Cellular senescence arrests proliferation in response to numerous stimuli. The arrest is essentially permanent and accompanied by widespread changes in chromatin structure, metabolism and gene expression, including a senescence-associated secretory phenotype (SASP) – the expression and secretion of inflammatory cytokines, growth factors, proteases and other factors that can promote immune clearance of senescent cells, reinforce or block senescent phenotypes in an intra/autocrine fashion or alter tissue and systemic milieus (paracrine senescence, inflammation and other outcomes).
Among the prominent senescence-inducing stimuli are intrinsic and extrinsic sources of genomic and epigenomic damage, activated oncogenes (oncogene-induced senescence, OIS), reactive oxygen species (ROS) and some medical interventions, including anti-cancer drugs (therapy-induced senescence, TIS). Importantly, these stimuli are strong risk factors for declining regenerative potential and age-associated pathology.

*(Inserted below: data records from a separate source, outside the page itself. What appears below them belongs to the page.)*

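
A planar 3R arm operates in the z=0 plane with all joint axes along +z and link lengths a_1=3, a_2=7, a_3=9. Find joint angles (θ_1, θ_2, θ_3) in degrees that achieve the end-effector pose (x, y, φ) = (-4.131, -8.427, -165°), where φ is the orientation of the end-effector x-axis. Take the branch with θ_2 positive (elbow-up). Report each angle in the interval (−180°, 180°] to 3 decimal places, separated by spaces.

wrist centre = target − a_3·(cos φ, sin φ) = (4.5623, -6.0976)
cos θ_2 = (57.9960−3²−7²)/(2·3·7) = -0.0001; θ_2 = 90.0055° (elbow-up)
β = atan2(-6.0976,4.5623) = -53.1956°; ψ = atan2(7.0000,2.9993) = 66.8061°
θ_1 = β − ψ = -120.0017°
θ_3 = φ − θ_1 − θ_2 = -135.0038° (wrapped to (-180°,180°])

-120.002 90.006 -135.004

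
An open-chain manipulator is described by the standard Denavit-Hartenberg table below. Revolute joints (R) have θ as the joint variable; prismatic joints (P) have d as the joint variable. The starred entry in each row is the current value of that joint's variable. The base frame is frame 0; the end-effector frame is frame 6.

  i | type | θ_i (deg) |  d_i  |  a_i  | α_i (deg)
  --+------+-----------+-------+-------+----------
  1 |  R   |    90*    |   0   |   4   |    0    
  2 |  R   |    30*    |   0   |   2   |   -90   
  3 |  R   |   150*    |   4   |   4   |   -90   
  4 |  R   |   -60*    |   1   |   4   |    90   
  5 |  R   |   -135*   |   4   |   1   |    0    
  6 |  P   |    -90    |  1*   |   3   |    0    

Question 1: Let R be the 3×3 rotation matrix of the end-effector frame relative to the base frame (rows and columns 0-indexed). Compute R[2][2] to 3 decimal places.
End-effector z-axis (col 2 of R) = (-0.8080,0.3995,0.4330)
R[2][2] = 0.4330

0.433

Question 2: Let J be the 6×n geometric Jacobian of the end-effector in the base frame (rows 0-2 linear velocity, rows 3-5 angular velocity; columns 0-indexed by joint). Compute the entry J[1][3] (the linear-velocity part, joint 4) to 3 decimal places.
axis z_3 = (0.2500,-0.4330,0.8660); lever o_n−o_3 = (-4.0615,0.0056,3.9629)
cross product → J_v[:, 3] = (-1.7208,-4.5081,-1.7573)
J_ω[:, 3] = z_3
entry J[1][3] = -4.5081

-4.508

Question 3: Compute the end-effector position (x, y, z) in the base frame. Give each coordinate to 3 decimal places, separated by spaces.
after link 1: o_1 = (0.0000, 4.0000, 0.0000)
after link 2: o_2 = (-1.0000, 5.7321, 0.0000)
after link 3: o_3 = (-2.7321, 0.7321, -2.0000)
after link 4: o_4 = (-4.6160, -2.9330, -2.1340)
after link 5: o_5 = (-7.6476, -0.4574, -0.8375)
after link 6: o_6 = (-6.7936, 0.7376, 1.9629)

-6.794 0.738 1.963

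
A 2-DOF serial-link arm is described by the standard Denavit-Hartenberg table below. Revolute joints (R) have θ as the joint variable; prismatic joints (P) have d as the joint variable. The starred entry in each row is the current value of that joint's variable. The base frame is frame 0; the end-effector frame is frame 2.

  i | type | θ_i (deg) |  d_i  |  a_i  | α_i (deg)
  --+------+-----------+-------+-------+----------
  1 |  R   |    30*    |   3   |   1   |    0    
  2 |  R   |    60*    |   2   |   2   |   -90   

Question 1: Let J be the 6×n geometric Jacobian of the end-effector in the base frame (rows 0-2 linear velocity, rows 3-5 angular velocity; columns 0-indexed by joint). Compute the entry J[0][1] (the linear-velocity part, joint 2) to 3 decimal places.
axis z_1 = (0.0000,0.0000,1.0000); lever o_n−o_1 = (0.0000,2.0000,2.0000)
cross product → J_v[:, 1] = (-2.0000,0.0000,0.0000)
J_ω[:, 1] = z_1
entry J[0][1] = -2.0000

-2.000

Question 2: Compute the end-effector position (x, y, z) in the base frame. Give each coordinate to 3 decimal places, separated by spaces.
after link 1: o_1 = (0.8660, 0.5000, 3.0000)
after link 2: o_2 = (0.8660, 2.5000, 5.0000)

0.866 2.500 5.000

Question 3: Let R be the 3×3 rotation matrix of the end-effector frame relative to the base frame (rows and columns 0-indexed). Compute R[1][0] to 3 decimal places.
1.000

End-effector x-axis (col 0 of R) = (0.0000,1.0000,0.0000)
R[1][0] = 1.0000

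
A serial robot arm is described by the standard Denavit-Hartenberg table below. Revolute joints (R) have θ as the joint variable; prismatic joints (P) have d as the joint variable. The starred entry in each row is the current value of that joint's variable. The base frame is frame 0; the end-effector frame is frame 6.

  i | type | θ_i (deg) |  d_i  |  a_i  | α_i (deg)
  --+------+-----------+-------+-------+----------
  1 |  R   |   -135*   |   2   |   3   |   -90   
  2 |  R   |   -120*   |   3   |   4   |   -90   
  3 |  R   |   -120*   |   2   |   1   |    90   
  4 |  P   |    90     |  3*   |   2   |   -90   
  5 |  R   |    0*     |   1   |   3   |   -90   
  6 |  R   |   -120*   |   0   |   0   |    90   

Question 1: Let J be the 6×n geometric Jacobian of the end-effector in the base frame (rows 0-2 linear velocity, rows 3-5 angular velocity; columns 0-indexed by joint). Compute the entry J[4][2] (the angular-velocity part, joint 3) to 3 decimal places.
-0.612

axis z_2 = (-0.6124,-0.6124,0.5000); lever o_n−o_2 = (-6.2658,-4.1445,1.2500)
cross product → J_v[:, 2] = (1.3068,-2.3674,-1.2990)
J_ω[:, 2] = z_2
entry J[4][2] = -0.6124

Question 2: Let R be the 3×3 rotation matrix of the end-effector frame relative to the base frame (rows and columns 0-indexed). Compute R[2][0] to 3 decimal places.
End-effector x-axis (col 0 of R) = (-0.0711,0.9896,0.1250)
R[2][0] = 0.1250

0.125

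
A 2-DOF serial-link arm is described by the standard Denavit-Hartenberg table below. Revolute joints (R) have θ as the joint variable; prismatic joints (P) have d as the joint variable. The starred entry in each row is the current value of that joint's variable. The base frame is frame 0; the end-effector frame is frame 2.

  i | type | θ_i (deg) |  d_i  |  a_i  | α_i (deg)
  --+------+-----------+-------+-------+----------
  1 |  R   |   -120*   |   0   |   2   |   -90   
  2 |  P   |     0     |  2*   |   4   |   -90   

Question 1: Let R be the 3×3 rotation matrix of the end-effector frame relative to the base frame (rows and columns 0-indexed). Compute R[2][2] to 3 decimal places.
End-effector z-axis (col 2 of R) = (0.0000,-0.0000,-1.0000)
R[2][2] = -1.0000

-1.000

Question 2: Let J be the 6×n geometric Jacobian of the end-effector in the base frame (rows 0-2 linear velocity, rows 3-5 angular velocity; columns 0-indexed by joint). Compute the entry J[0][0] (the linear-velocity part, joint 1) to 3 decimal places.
6.196

axis z_0 = ẑ; lever o_n−o_0 = (-1.2679,-6.1962,0.0000)
cross product → J_v[:, 0] = (6.1962,-1.2679,0.0000)
J_ω[:, 0] = z_0
entry J[0][0] = 6.1962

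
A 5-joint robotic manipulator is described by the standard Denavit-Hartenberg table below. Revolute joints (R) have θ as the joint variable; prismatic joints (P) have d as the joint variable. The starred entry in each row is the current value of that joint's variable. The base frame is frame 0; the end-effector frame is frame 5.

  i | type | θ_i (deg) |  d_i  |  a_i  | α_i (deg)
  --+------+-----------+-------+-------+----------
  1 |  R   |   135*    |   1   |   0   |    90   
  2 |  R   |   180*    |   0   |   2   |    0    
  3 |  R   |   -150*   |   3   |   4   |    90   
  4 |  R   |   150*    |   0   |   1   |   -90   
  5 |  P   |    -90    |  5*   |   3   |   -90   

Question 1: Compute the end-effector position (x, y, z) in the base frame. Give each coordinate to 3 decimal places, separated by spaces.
-0.622 -0.552 -1.281

after link 1: o_1 = (0.0000, 0.0000, 1.0000)
after link 2: o_2 = (1.4142, -1.4142, 1.0000)
after link 3: o_3 = (1.0860, 3.1566, 3.0000)
after link 4: o_4 = (1.9699, 2.9798, 2.5670)
after link 5: o_5 = (-0.6217, -0.5523, -1.2811)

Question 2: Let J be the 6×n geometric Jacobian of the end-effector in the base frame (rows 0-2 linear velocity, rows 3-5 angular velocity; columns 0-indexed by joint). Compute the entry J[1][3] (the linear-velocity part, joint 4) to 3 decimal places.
axis z_3 = (-0.3536,0.3536,-0.8660); lever o_n−o_3 = (-1.7077,-3.7089,-4.2811)
cross product → J_v[:, 3] = (-4.7256,-0.0347,1.9151)
J_ω[:, 3] = z_3
entry J[1][3] = -0.0347

-0.035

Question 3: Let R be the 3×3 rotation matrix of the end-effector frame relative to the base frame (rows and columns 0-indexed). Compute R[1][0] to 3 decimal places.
0.354

End-effector x-axis (col 0 of R) = (-0.3536,0.3536,-0.8660)
R[1][0] = 0.3536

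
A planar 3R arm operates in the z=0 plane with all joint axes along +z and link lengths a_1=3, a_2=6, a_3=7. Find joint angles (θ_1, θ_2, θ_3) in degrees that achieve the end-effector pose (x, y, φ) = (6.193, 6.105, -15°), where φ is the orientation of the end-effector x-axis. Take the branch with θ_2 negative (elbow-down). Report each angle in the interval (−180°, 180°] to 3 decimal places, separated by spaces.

wrist centre = target − a_3·(cos φ, sin φ) = (-0.5685, 7.9167)
cos θ_2 = (62.9978−3²−6²)/(2·3·6) = 0.4999; θ_2 = -60.0040° (elbow-down)
β = atan2(7.9167,-0.5685) = 94.1072°; ψ = atan2(-5.1964,5.9996) = -40.8962°
θ_1 = β − ψ = 135.0035°
θ_3 = φ − θ_1 − θ_2 = -89.9995° (wrapped to (-180°,180°])

135.003 -60.004 -89.999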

Senescent cells are now considered major contributors to health and age-related illnesses. What is lacking is a comprehensive qualitative and quantitative assessment of the senescent phenotypes of various cell types in culture and tissues, and in response to different stimuli and physiological contexts. Additionally, detailed analyses of the extent to which senescence plays a causative role in health, aging and age-related disorders is lacking.
Our projects will address these important knowledge gaps, using an integrated, multifaceted approach combining state-of-the-art genome-wide gene expression and chromatin structure studies, functional genomics, and human tissues analyses to determine how cellular senescence contributes to organismal health and age-associated pathology.